Deci-Hz gravitational waves from the self-interacting axion cloud around the rotating stellar mass black hole

TL;DR

This paper investigates the complex evolution of axion condensates around rotating black holes, revealing deci-Hz gravitational wave signals from mode transitions that could be detected by future observatories.

Contribution

It provides the first numerical analysis of axion condensate evolution including higher multipole modes without simplifying approximations, predicting observable gravitational wave signatures.

Findings

Higher multipole modes are excited during axion evolution.

Gravitational waves are emitted mainly from mode transitions with angular quantum numbers differing by two.

Deci-Hz gravitational wave signals from stellar mass black holes are potentially detectable.

Abstract

Gravitational waves from condensates of ultra-light particles, such as axion, around rotating black holes are a promising probe to search for unknown physics. For this purpose, we need to characterize the signal to detect the gravitational waves, which requires tracking the evolution of the condensates, including various effects.
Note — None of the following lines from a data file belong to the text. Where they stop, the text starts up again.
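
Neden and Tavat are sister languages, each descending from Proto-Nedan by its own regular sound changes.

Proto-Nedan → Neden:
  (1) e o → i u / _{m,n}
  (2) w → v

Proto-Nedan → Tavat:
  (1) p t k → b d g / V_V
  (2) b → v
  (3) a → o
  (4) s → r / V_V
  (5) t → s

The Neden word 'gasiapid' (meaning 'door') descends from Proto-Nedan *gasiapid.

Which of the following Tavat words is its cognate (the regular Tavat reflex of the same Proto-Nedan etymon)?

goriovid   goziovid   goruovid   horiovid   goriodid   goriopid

goriovid

Tavat: start from *gasiapid.
  rule 1 (intervocalic voicing): gasiapid → gasiabid
  rule 2 (unconditioned shift): gasiabid → gasiavid
  rule 3 (vowel merger): gasiavid → gosiovid
  rule 4 (rhotacism): gosiovid → goriovid
  rule 5: no change — goriovid
  ⇒ Tavat goriovid
The other candidates each miss or misapply at least one Tavat change.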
The axion self-interaction causes the non-linear coupling between the superradiant modes, resulting in complicated branching of evolution. Most studies so far have considered evolution under the non-relativistic approximation or the two-mode approximation. In this paper, we numerically investigate the evolution of the axion condensate without these approximations, taking higher multipole modes into account. We also investigate the possible signature in gravitational waves from the condensate. We show that the higher multipole modes are excited, leading to the gravitational wave signal by the transition of the axion between different levels. The most prominent signal of gravitational waves arises from the transition between modes with their angular quantum numbers different by two. The gravitational wave signal is emitted in the deci-Hz band for stellar mass black holes, which might be observable with the future gravitational wave detectors.